Norderstedt. Norderstedt-Mitte bietet mehr, als mancher denkt. Zum Beispiel internationale Küche, Läden mit Geschichte und Buchhandlungen mit Ideen.

Norderstedt-Mitte, das ist auf den ersten Blick: eine große Straße, die durch einen eher gesichtslosen Stadtteil führt. Ein großes Rathaus mit einem großen, oft leeren Platz davor, eine U-Bahnstation und ein Busbahnhof. Nicht unbedingt anheimelnd. Aber ein zweiter Blick lohnt sich.

Denn da sind auch: ein Wochenmarkt mit vielen tollen Ständen. Internationale Restaurants und Cafés (Griechisch, Italienisch, Türkisch, Portugiesisch, Lateinamerikanisch) und ebenso internationale Lebensmittelhändler. Die Buchhandlung BücherKompass, die Lesungen, Poetry-Slams und besondere Whisky-Events veranstaltet. Eine Bücherhalle sowieso, das Spectrum Kino, die TriBühne für Konzerte und andere Events und natürlich, mit der Hopfenliebe, ein gemütliches Brauhaus.

„NoMi als Einkaufsquartier beginnt östlich an der Ulzburger Straße mit dem Restaurant Naxos und dem Action-Discountmarkt. Westlich endet es beim Spectrum-Kino“, grenzt Thomas Will die Sache ein. Er ist Quartiersmanager für Norderstedt-Mitte, im Auftrag von PACT, einem Zusammenschluss von Gewerbetreibenden im Viertel. Zu seinem Aufgabenbereich gehört auch die Moorbek-Passage – aber das ist eine kleine Welt für sich. Heute widmen wir uns den Einzelhändlern und Restaurants, die ein Stück weiter östlich im Bereich des Rathauses die Fahne hochhalten – oft schon seit Jahrzehnten.

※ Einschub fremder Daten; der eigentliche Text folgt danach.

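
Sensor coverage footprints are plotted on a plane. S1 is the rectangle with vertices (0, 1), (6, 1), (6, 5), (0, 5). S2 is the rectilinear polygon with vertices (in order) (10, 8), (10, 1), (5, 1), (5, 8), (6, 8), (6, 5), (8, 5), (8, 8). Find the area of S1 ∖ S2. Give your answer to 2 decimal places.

|S1| = 24, |S1∩S2| = 4.
|S1 ∖ S2| = |S1| − |S1∩S2| = 24 − 4 = 20.00.

20.00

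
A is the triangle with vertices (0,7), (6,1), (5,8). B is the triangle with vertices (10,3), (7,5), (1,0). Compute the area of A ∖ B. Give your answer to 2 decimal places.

|A| = 18, |A∩B| = 1.9584.
|A ∖ B| = |A| − |A∩B| = 18 − 1.9584 = 16.04.

16.04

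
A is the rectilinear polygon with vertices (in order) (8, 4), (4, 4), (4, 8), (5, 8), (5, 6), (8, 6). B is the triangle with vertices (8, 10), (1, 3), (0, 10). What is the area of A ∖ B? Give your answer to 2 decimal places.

8.50

|A| = 10, |A∩B| = 1.5.
|A ∖ B| = |A| − |A∩B| = 10 − 1.5 = 8.50.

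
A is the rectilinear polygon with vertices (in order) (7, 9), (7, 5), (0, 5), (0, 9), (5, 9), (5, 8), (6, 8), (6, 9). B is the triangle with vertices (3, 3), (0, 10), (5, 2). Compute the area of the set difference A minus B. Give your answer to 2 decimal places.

|A| = 27, |A∩B| = 2.3571.
|A ∖ B| = |A| − |A∩B| = 27 − 2.3571 = 24.64.

24.64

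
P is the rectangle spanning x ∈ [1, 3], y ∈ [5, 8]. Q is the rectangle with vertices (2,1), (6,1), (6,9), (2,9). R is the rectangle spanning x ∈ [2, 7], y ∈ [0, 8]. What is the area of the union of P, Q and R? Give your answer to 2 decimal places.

By inclusion–exclusion:
Individual areas: |P| = 6, |Q| = 32, |R| = 40.
|P∩Q|: x∈[2,3], y∈[5,8] → 1·3 = 3.
|P∩R|: x∈[2,3], y∈[5,8] → 1·3 = 3.
|Q∩R|: x∈[2,6], y∈[1,8] → 4·7 = 28.
|P∩Q∩R| = 3.
|P ∪ Q ∪ R| = 78 − 34 + 3 = 47.00.

47.00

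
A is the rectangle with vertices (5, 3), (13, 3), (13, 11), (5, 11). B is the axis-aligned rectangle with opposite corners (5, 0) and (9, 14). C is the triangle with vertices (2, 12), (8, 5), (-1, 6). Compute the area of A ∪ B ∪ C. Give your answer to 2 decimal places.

111.75

By inclusion–exclusion:
Individual areas: |A| = 64, |B| = 56, |C| = 28.5.
|A∩B|: x∈[5,9], y∈[3,11] → 4·8 = 32.
|A∩C| = 4.75.
|B∩C| = 4.75.
|A∩B∩C| = 4.75.
|A ∪ B ∪ C| = 148.5 − 41.5 + 4.75 = 111.75.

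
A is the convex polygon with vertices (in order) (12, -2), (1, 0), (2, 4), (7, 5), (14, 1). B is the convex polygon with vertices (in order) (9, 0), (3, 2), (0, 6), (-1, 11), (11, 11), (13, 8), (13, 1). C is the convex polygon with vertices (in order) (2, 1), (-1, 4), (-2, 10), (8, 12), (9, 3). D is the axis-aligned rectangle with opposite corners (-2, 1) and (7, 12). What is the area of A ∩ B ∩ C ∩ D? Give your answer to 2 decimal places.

12.03

The intersection is the polygon with vertices (4.154,1.615), (3,2), (1.875,3.5), (2,4), (7,5), (7,2.429).
By the shoelace formula its area is 12.03.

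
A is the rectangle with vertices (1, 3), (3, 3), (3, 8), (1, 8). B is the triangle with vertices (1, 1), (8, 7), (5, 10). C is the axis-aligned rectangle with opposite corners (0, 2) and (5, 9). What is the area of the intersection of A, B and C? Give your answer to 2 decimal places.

The intersection is the polygon with vertices (1.889,3), (3,5.5), (3,3).
By the shoelace formula its area is 1.39.

1.39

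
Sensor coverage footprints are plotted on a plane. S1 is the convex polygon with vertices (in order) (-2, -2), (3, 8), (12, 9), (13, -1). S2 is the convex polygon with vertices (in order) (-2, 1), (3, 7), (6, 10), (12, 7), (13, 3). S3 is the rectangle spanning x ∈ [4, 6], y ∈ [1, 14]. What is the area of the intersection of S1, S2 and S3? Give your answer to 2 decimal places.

12.57

The intersection is the polygon with vertices (4.125,8.125), (6,8.333), (6,2.067), (4,1.8), (4,8).
By the shoelace formula its area is 12.57.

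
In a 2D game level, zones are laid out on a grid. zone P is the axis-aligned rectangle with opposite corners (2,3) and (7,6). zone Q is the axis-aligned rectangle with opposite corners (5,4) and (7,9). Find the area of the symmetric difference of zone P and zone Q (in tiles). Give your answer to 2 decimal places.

|zone P∩zone Q|: x∈[5,7], y∈[4,6] → 2·2 = 4.
|zone P △ zone Q| = |zone P| + |zone Q| − 2·|zone P∩zone Q| = 15 + 10 − 8 = 17.00.

17.00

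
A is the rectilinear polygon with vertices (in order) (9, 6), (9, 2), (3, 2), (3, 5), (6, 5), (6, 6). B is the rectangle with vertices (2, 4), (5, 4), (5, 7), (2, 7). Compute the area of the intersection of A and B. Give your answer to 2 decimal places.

The intersection is the polygon with vertices (3,5), (5,5), (5,4), (3,4).
By the shoelace formula its area is 2.00.

2.00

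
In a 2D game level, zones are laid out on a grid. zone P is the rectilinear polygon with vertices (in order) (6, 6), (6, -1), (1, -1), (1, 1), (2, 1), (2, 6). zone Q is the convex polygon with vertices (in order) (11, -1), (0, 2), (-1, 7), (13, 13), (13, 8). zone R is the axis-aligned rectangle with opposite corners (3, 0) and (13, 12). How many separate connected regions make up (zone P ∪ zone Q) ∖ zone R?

3

(zone P ∪ zone Q) ∖ zone R splits into 3 disjoint pieces (area 29.474, area 1.1667, area 1.9444).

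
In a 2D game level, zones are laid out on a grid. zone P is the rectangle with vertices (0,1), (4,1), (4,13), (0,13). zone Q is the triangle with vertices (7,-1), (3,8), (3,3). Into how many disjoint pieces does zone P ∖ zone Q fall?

1

zone P ∖ zone Q is a single connected region.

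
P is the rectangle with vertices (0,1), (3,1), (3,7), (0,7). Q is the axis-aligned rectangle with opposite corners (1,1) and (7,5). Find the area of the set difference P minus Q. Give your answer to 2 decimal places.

10.00

|P∩Q|: x∈[1,3], y∈[1,5] → 2·4 = 8.
|P| = 18.
|P ∖ Q| = |P| − |P∩Q| = 18 − 8 = 10.00.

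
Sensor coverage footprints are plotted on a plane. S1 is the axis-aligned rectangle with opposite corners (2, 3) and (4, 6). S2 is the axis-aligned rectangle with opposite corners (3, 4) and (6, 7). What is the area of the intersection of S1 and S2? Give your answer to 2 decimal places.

|S1∩S2|: x∈[3,4], y∈[4,6] → 1·2 = 2.

2.00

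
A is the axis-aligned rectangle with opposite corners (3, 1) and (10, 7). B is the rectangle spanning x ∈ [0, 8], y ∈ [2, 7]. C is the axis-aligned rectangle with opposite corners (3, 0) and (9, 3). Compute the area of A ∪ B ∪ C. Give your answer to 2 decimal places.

By inclusion–exclusion:
Individual areas: |A| = 42, |B| = 40, |C| = 18.
|A∩B|: x∈[3,8], y∈[2,7] → 5·5 = 25.
|A∩C|: x∈[3,9], y∈[1,3] → 6·2 = 12.
|B∩C|: x∈[3,8], y∈[2,3] → 5·1 = 5.
|A∩B∩C| = 5.
|A ∪ B ∪ C| = 100 − 42 + 5 = 63.00.

63.00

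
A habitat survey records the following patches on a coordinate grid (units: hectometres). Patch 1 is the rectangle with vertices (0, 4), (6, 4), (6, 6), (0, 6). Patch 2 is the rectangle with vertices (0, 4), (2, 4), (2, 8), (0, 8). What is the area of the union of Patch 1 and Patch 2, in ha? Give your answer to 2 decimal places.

16.00

By inclusion–exclusion:
Individual areas: |Patch 1| = 12, |Patch 2| = 8.
|Patch 1∩Patch 2|: x∈[0,2], y∈[4,6] → 2·2 = 4.
|Patch 1 ∪ Patch 2| = 20 − 4 = 16.00.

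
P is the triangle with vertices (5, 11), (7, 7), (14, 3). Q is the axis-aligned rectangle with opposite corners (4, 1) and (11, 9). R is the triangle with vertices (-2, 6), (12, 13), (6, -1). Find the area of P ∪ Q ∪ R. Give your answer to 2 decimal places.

98.22

By inclusion–exclusion:
Individual areas: |P| = 10, |Q| = 56, |R| = 77.
|P∩Q| = 7.3214.
|P∩R| = 5.992.
|Q∩R| = 36.5714.
|P∩Q∩R| = 5.102.
|P ∪ Q ∪ R| = 143 − 49.8848 + 5.102 = 98.22.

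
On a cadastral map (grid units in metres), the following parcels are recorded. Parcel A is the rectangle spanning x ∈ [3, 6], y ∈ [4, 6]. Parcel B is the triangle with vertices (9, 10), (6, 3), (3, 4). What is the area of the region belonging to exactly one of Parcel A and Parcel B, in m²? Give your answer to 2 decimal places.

10.00

|Parcel A| = 6, |Parcel B| = 12, |Parcel A∩Parcel B| = 4.
|Parcel A △ Parcel B| = |Parcel A| + |Parcel B| − 2·|Parcel A∩Parcel B| = 6 + 12 − 8 = 10.00.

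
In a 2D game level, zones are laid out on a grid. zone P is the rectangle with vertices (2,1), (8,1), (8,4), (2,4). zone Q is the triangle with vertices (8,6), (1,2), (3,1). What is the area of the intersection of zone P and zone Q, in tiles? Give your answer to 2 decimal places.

The intersection is the polygon with vertices (6,4), (3,1), (2,1.5), (2,2.571), (4.5,4).
By the shoelace formula its area is 5.46.

5.46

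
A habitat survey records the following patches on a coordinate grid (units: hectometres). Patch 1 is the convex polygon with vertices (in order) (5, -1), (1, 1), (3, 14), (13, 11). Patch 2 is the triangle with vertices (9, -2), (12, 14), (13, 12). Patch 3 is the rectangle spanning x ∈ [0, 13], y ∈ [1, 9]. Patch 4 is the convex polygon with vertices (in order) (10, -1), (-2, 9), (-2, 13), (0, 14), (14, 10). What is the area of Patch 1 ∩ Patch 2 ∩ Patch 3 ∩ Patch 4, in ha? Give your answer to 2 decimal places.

The intersection is the polygon with vertices (11.062,9), (11.667,9), (10.826,7.739).
By the shoelace formula its area is 0.38.

0.38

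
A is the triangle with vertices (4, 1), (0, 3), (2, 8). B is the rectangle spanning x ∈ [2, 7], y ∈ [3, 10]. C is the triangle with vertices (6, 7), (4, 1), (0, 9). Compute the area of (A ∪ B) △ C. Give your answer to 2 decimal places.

30.57

|A ∪ B| = 43.4286.
|(A ∪ B) ∩ C| = 16.4286.
|(A ∪ B) △ C| = 43.4286 + 20 − 32.8571 = 30.57.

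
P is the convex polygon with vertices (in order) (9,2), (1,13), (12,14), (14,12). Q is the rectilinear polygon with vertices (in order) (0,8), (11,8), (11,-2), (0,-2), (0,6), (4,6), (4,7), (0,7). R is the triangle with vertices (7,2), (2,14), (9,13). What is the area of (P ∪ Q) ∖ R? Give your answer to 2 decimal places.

126.54

|P ∪ Q| = 164.4091.
|(P ∪ Q) ∩ R| = 37.8683.
|(P ∪ Q) ∖ R| = 164.4091 − 37.8683 = 126.54.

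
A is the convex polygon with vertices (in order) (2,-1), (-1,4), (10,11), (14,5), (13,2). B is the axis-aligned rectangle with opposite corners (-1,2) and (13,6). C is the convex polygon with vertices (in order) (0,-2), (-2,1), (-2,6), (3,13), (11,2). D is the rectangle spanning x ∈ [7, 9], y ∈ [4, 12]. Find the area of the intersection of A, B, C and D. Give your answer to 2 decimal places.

3.43

The intersection is the polygon with vertices (8.091,6), (9,4.75), (9,4), (7,4), (7,6).
By the shoelace formula its area is 3.43.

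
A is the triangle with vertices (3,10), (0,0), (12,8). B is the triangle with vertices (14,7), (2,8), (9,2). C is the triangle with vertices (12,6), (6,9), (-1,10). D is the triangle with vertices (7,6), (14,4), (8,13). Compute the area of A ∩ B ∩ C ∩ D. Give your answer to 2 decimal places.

The intersection is the polygon with vertices (10.286,6.857), (9.947,6.632), (7.21,7.474), (7.223,7.565), (9.2,7.4).
By the shoelace formula its area is 1.04.

1.04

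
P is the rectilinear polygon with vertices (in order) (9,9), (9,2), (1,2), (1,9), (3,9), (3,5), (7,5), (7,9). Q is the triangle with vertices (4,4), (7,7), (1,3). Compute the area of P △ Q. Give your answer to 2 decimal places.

39.00

|P| = 40, |Q| = 3, |P∩Q| = 2.
|P △ Q| = |P| + |Q| − 2·|P∩Q| = 40 + 3 − 4 = 39.00.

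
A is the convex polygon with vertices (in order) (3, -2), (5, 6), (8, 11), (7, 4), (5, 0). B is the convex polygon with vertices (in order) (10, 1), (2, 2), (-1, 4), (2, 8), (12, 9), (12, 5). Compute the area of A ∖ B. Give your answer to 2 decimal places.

5.72

|A| = 20, |A∩B| = 14.2778.
|A ∖ B| = |A| − |A∩B| = 20 − 14.2778 = 5.72.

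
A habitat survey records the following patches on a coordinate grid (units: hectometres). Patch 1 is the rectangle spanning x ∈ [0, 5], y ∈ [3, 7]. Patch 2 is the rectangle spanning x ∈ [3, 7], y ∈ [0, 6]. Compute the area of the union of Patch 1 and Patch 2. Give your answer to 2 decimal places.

38.00

By inclusion–exclusion:
Individual areas: |Patch 1| = 20, |Patch 2| = 24.
|Patch 1∩Patch 2|: x∈[3,5], y∈[3,6] → 2·3 = 6.
|Patch 1 ∪ Patch 2| = 44 − 6 = 38.00.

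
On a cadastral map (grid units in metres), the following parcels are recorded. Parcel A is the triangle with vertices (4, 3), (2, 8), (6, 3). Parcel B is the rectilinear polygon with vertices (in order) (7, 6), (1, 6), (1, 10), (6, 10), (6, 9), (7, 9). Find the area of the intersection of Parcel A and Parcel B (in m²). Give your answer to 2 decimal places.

0.80

The intersection is the polygon with vertices (2,8), (3.6,6), (2.8,6).
By the shoelace formula its area is 0.80.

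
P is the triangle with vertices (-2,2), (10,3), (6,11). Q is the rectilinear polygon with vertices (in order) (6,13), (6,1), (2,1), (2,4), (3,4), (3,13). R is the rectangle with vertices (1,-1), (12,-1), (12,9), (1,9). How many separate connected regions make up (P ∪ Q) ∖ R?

2

(P ∪ Q) ∖ R splits into 2 disjoint pieces (area 4.6875, area 13).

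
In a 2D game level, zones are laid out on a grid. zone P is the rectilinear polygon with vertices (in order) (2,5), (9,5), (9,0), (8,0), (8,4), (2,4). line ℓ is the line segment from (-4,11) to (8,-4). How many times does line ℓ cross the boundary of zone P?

The segment lies entirely outside zone P and never meets its boundary.

0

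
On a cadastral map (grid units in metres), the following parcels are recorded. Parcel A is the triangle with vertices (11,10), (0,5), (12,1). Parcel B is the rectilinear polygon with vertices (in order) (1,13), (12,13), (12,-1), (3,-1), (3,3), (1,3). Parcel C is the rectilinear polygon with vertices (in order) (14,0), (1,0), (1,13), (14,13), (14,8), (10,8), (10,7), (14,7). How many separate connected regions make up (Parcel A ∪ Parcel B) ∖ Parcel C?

(Parcel A ∪ Parcel B) ∖ Parcel C splits into 3 disjoint pieces (area 0.3939, area 2, area 9).

3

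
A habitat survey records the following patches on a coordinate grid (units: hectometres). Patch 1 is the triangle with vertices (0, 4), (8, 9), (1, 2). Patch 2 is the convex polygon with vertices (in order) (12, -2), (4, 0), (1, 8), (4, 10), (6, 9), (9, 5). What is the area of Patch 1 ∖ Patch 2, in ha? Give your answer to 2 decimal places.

|Patch 1| = 10.5, |Patch 1∩Patch 2| = 5.7168.
|Patch 1 ∖ Patch 2| = |Patch 1| − |Patch 1∩Patch 2| = 10.5 − 5.7168 = 4.78.

4.78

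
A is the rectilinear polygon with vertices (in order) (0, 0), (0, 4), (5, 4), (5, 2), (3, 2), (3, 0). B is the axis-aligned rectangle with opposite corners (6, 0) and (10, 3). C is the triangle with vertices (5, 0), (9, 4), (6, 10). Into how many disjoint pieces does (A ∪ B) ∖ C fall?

2

(A ∪ B) ∖ C splits into 2 disjoint pieces (area 16, area 10).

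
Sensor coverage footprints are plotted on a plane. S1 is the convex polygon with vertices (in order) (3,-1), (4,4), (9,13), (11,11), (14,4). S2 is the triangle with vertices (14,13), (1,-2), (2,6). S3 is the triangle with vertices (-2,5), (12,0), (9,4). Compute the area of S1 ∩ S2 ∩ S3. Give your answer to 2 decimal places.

The intersection is the polygon with vertices (4.24,4.433), (6.404,4.236), (4.924,2.527), (3.787,2.933), (4,4).
By the shoelace formula its area is 3.02.

3.02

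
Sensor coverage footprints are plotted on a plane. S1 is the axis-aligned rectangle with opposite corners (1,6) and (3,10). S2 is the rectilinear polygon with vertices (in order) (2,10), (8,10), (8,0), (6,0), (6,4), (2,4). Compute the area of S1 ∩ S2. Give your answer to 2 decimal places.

The intersection is the polygon with vertices (3,6), (2,6), (2,10), (3,10).
By the shoelace formula its area is 4.00.

4.00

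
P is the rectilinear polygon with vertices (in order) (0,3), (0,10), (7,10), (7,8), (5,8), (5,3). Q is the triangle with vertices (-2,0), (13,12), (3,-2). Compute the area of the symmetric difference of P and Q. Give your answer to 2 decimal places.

|P| = 39, |Q| = 45, |P∩Q| = 4.225.
|P △ Q| = |P| + |Q| − 2·|P∩Q| = 39 + 45 − 8.45 = 75.55.

75.55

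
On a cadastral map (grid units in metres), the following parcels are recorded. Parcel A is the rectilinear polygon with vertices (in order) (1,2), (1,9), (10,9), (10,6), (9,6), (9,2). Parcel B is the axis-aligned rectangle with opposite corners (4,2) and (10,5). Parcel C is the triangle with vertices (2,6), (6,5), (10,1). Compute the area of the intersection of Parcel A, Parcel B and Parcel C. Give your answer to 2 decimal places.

The intersection is the polygon with vertices (8.4,2), (4,4.75), (4,5), (6,5), (9,2).
By the shoelace formula its area is 4.45.

4.45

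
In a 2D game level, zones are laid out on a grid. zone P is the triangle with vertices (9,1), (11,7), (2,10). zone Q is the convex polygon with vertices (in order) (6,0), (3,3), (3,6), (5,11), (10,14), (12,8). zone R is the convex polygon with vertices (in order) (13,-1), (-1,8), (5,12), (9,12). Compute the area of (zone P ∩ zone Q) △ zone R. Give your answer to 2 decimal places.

|zone P ∩ zone Q| = 23.7061.
|(zone P ∩ zone Q) ∩ zone R| = 23.5022.
|(zone P ∩ zone Q) △ zone R| = 23.7061 + 81 − 47.0045 = 57.70.

57.70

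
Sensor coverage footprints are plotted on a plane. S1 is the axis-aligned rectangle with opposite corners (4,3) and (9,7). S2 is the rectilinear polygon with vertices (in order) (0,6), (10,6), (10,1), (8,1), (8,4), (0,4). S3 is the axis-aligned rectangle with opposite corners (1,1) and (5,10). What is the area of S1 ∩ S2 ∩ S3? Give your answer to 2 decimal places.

The intersection is the polygon with vertices (4,4), (4,6), (5,6), (5,4).
By the shoelace formula its area is 2.00.

2.00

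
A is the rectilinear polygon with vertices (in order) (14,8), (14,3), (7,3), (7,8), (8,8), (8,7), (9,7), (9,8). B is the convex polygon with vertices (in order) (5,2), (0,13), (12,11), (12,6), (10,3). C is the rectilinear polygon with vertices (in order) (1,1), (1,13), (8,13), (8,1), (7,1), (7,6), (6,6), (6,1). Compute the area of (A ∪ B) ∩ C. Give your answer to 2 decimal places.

|A ∪ B| = 98.
|(A ∪ B) ∩ C| = 49.55.

49.55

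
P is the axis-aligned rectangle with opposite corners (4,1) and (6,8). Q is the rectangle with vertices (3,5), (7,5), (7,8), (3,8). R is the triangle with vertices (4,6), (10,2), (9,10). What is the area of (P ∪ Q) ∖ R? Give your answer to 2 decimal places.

14.17

|P ∪ Q| = 20.
|(P ∪ Q) ∩ R| = 5.8333.
|(P ∪ Q) ∖ R| = 20 − 5.8333 = 14.17.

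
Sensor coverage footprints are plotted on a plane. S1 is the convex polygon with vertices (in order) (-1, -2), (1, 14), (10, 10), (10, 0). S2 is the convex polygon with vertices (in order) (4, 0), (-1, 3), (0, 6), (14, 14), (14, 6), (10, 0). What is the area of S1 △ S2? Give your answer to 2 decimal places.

89.84

|S1| = 131, |S2| = 125, |S1∩S2| = 83.0785.
|S1 △ S2| = |S1| + |S2| − 2·|S1∩S2| = 131 + 125 − 166.157 = 89.84.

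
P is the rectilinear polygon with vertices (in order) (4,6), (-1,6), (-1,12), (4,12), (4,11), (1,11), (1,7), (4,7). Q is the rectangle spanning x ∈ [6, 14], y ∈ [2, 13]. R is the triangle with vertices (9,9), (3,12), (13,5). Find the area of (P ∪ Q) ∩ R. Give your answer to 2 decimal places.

|P ∪ Q| = 106.
|(P ∪ Q) ∩ R| = 5.20.

5.20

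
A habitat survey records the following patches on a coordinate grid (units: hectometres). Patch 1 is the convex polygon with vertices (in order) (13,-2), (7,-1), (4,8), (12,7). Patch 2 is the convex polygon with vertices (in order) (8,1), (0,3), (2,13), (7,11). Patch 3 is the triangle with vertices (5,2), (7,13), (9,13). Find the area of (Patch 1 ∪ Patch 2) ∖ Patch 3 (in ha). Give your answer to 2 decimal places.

|Patch 1 ∪ Patch 2| = 110.6847.
|(Patch 1 ∪ Patch 2) ∩ Patch 3| = 5.6414.
|(Patch 1 ∪ Patch 2) ∖ Patch 3| = 110.6847 − 5.6414 = 105.04.

105.04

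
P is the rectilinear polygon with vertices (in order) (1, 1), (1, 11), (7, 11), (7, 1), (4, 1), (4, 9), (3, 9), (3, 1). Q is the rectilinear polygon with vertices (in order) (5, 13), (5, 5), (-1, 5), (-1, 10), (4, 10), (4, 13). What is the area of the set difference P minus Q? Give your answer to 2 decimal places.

|P| = 52, |P∩Q| = 17.
|P ∖ Q| = |P| − |P∩Q| = 52 − 17 = 35.00.

35.00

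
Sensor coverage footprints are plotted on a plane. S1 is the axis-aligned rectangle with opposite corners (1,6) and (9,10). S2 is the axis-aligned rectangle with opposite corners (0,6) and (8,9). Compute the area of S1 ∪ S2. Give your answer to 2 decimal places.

35.00

By inclusion–exclusion:
Individual areas: |S1| = 32, |S2| = 24.
|S1∩S2|: x∈[1,8], y∈[6,9] → 7·3 = 21.
|S1 ∪ S2| = 56 − 21 = 35.00.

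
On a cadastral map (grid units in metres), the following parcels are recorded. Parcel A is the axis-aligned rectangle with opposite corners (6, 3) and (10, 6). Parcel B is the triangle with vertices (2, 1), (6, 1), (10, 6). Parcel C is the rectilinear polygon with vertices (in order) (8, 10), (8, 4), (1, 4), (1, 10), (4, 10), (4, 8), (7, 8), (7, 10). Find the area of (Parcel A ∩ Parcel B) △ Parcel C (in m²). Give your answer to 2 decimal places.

|Parcel A ∩ Parcel B| = 3.4.
|(Parcel A ∩ Parcel B) ∩ Parcel C| = 0.45.
|(Parcel A ∩ Parcel B) △ Parcel C| = 3.4 + 36 − 0.9 = 38.50.

38.50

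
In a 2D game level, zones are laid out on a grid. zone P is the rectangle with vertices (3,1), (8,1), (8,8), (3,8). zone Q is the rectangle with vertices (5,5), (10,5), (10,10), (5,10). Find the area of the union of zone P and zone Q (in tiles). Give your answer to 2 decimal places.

51.00

By inclusion–exclusion:
Individual areas: |zone P| = 35, |zone Q| = 25.
|zone P∩zone Q|: x∈[5,8], y∈[5,8] → 3·3 = 9.
|zone P ∪ zone Q| = 60 − 9 = 51.00.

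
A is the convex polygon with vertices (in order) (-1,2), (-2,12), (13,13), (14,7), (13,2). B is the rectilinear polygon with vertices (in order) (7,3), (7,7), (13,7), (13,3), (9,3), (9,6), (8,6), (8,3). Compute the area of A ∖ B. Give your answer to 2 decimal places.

137.00

|A| = 158, |A∩B| = 21.
|A ∖ B| = |A| − |A∩B| = 158 − 21 = 137.00.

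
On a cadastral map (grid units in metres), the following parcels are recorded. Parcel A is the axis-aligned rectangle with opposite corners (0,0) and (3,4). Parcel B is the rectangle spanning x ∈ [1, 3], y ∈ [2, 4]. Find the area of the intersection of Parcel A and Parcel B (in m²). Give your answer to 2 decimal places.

4.00

|Parcel A∩Parcel B|: x∈[1,3], y∈[2,4] → 2·2 = 4.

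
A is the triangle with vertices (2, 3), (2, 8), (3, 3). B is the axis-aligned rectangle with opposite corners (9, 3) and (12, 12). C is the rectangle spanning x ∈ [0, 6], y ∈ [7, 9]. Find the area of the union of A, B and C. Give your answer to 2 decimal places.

41.40

By inclusion–exclusion:
Individual areas: |A| = 2.5, |B| = 27, |C| = 12.
|A∩B| = 0.
|A∩C| = 0.1.
|B∩C| = 0 (no overlap).
|A∩B∩C| = 0.
|A ∪ B ∪ C| = 41.5 − 0.1 + 0 = 41.40.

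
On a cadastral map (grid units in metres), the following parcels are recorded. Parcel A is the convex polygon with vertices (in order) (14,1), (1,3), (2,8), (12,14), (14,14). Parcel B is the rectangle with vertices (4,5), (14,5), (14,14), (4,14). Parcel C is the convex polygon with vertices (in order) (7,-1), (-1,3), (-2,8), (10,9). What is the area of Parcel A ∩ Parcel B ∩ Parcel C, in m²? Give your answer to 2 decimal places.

20.10

The intersection is the polygon with vertices (4,5), (4,8.5), (10,9), (8.8,5).
By the shoelace formula its area is 20.10.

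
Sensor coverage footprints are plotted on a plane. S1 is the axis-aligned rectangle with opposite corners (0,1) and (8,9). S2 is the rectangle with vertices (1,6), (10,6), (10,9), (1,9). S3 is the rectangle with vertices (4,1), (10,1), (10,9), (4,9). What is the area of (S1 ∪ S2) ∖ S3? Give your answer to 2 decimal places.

|S1 ∪ S2| = 70.
|(S1 ∪ S2) ∩ S3| = 38.
|(S1 ∪ S2) ∖ S3| = 70 − 38 = 32.00.

32.00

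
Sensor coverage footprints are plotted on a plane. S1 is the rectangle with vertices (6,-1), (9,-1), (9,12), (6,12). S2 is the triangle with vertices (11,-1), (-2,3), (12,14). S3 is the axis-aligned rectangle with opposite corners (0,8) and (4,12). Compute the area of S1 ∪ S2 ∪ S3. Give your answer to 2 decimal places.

By inclusion–exclusion:
Individual areas: |S1| = 39, |S2| = 99.5, |S3| = 16.
|S1∩S2| = 31.1621.
|S1∩S3| = 0 (no overlap).
|S2∩S3| = 0.
|S1∩S2∩S3| = 0.
|S1 ∪ S2 ∪ S3| = 154.5 − 31.1621 + 0 = 123.34.

123.34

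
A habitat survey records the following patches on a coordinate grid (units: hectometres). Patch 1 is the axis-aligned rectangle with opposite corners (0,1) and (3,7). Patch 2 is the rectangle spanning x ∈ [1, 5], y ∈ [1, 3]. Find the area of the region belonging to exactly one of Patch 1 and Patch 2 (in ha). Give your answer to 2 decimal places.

|Patch 1∩Patch 2|: x∈[1,3], y∈[1,3] → 2·2 = 4.
|Patch 1 △ Patch 2| = |Patch 1| + |Patch 2| − 2·|Patch 1∩Patch 2| = 18 + 8 − 8 = 18.00.

18.00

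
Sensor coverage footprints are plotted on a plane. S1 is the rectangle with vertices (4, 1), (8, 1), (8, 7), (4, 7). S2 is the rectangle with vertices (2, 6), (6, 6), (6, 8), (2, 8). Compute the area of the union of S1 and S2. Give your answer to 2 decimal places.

By inclusion–exclusion:
Individual areas: |S1| = 24, |S2| = 8.
|S1∩S2|: x∈[4,6], y∈[6,7] → 2·1 = 2.
|S1 ∪ S2| = 32 − 2 = 30.00.

30.00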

Pionier in „NoMi“: Reisebürochef Andreas Herrmann

Hat sehr viele Stammkunden, „teilweise in der vierten Generation“: Andreas Herrmann, Inhaber des Reisebüros Herrmann Touristic in Norderstedt-Mitte.
Hat sehr viele Stammkunden, „teilweise in der vierten Generation“: Andreas Herrmann, Inhaber des Reisebüros Herrmann Touristic in Norderstedt-Mitte. © FMG | Claas Greite

Andreas Herrmann kann sich mit Fug und Recht als „Pionier“ in Norderstedt-Mitte bezeichnen. Denn mit seinem Reisebüro Herrmann Touristic war er schon vor Ort, als Boris Becker Wimbeldon gewann, Erich Honecker noch die DDR regierte und Michail Gorbatschow „Glasnost“ und „Perestroika“ ausrief. „1984 habe ich das Reisebüro in den damaligen Rathaus-Arcaden eröffnet“, sagt Andreas Herrmann. Vier Jahre später bezog er dann die Räume gegenüber an der Rathausallee, in denen er noch heute residiert und neben Reisebuchungen auch Steuerberatung anbietet.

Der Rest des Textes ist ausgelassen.